In all cases, you need to make sure that your new password has nothing to do with the old one. Do not use the same central word, and do not place the same special characters in the same positions. Of course, do not try to write your old password upside down.
Remember, you will also need to change your password to all other accounts that use similar passwords. For example, if your Facebook password is iguru1 and your Twitter password is 1iguru, you will need to change both.
But what about forced? reset passwords?
Is it a good idea for an application or service to force end users to create new passwords? Probably not.
In 2009, the National Institute of Standards and Technology said that regular password changes were "beneficial to reduce the impact of certain password compromises", but were "ineffective in other cases". Like an oracle from Pythia. Of course users are frustrated by the change of codes required every three or so. forced change.

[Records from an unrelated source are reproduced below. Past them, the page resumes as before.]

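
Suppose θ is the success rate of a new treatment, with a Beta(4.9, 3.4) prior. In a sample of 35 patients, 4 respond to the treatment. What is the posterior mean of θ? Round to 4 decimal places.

Posterior mean ≈ 0.2055

Observing 4 successes and 31 failures updates Beta(4.9, 3.4) by adding the success and failure counts to the two shape parameters: α = 4.9+4 = 8.9, β = 3.4+31 = 34.4.
Posterior mean = α/(α+β) = 8.9/43.3 = 0.2055.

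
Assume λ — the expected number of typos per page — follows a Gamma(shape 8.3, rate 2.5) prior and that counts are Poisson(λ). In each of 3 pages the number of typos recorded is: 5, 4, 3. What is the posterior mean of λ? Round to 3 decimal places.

Posterior mean ≈ 3.691

Total count ∑xᵢ = 12 over n = 3 pages.
Gamma is conjugate to the Poisson likelihood: posterior is Gamma(shape = 8.3+12 = 20.3, rate = 2.5+3 = 5.5).
E[λ | data] = 20.3/5.5 = 3.691.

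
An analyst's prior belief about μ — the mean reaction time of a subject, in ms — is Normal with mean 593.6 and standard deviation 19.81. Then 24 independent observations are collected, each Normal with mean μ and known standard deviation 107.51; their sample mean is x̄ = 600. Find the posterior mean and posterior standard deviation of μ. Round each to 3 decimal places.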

All of the above arguments may sound complicated. Let's collect them a little:
Frequent password changes may make users marginally more secure only if the new password is extremely robust.
Forced (frequent) password changes often have a negative result, since users often choose less powerful, or a variation of old codes.
Unfortunately, because of the positions that some of us express openly and clearly, positions that hate entanglement, nonsense, greed and fraud, and because of the position that (does not) take what is called the State, which in turn abstains far from the desired State, we change codes as often as we change our shirts.
In the key, the issue is not to change codes but to finally let the State do its duty, to get the wish. As hard as it might be. So that we do not have to send to wikileaks and icij issues that act as "our life insurance policies".
I mention the latter literally.
Will you tell me now what I tell you…
Do not pay attention. I wanted to write out for a while the thoughts of some of us.